Gaga over body paint


I’ve been hearing Lady Gaga’s name quite a bit in the celebrity news lately and it got me wondering if there’s a Queen connection to her name.

Sure enough, my wife dug a bit into Wikipedia and found that she got her nickname from producer Rob Fusari:

“Music producer Rob Fusari, who helped Gaga write some of her earlier songs, compared her vocal style to that of Freddie Mercury. He nicknamed her Gaga, after the Queen song Radio Ga Ga. She began to use it as her stage name and was known thereafter as Lady Gaga.”
There’s a bit more information on Rob Fusari’s Wikipedia article as well:

“In 2006, Rob signed Lady GaGa to a production deal.
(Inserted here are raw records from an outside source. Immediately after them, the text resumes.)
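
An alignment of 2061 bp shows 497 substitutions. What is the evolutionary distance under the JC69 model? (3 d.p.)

0.291

p = 497/2061 ≈ 0.241145.
d = −(3/4) ln(1 − 4p/3) = −0.75 ln(1 − 0.321527) = −0.75 ln(0.678473)
  = −0.75 × (-0.387911) = 0.290933 substitutions/site.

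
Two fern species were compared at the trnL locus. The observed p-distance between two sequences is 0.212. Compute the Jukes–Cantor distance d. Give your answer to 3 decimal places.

d = −(3/4) ln(1 − 4p/3) = −0.75 ln(1 − 0.282667) = −0.75 ln(0.717333)
  = −0.75 × (-0.332215) = 0.249161 substitutions/site.

0.249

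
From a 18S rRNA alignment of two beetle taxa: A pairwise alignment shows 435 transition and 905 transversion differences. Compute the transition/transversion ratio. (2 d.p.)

R = 435/905 = 0.480662… ≈ 0.48 (to 2 d.p.).

0.48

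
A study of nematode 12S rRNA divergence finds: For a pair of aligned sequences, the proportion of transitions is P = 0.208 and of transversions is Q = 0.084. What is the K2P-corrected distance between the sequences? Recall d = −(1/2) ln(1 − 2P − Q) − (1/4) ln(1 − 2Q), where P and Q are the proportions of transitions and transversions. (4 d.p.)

Under the Kimura two-parameter model, d = −½ ln(1 − 2P − Q) − ¼ ln(1 − 2Q).
1 − 2P − Q = 0.5, giving −½ ln(0.5) = 0.346574.
1 − 2Q = 0.832, giving −¼ ln(0.832) = 0.045981.
d = 0.346574 + 0.045981 = 0.392555.

0.3926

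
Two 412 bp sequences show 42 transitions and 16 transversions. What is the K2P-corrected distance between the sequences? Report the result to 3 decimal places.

P = 42/412 ≈ 0.101942 and Q = 16/412 ≈ 0.038835.
Under the Kimura two-parameter model, d = −½ ln(1 − 2P − Q) − ¼ ln(1 − 2Q).
1 − 2P − Q = 0.757281, giving −½ ln(0.757281) = 0.139010.
1 − 2Q = 0.92233, giving −¼ ln(0.92233) = 0.020213.
d = 0.139010 + 0.020213 = 0.159223.

0.159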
After developing a unique electro disco pop to this songwriter and creating her stage name Lady Gaga; ‘We were working one day in the studio, and Queen’s Radio Gaga came on and I was like you are so radio gaga...so gaga became her nickname.”
I wouldn’t be surprised if Lady GaGa does a cover version of Radio Ga Ga at some point. Personally, I’d be curious to hear her interpretation of it. Although she cites glam rock (Queen and Bowie) as influences, we don’t really know the extent of her Queen/Freddie fondness as it appears that her current Queen-ish identity is due to Fusari’s influence more than her own.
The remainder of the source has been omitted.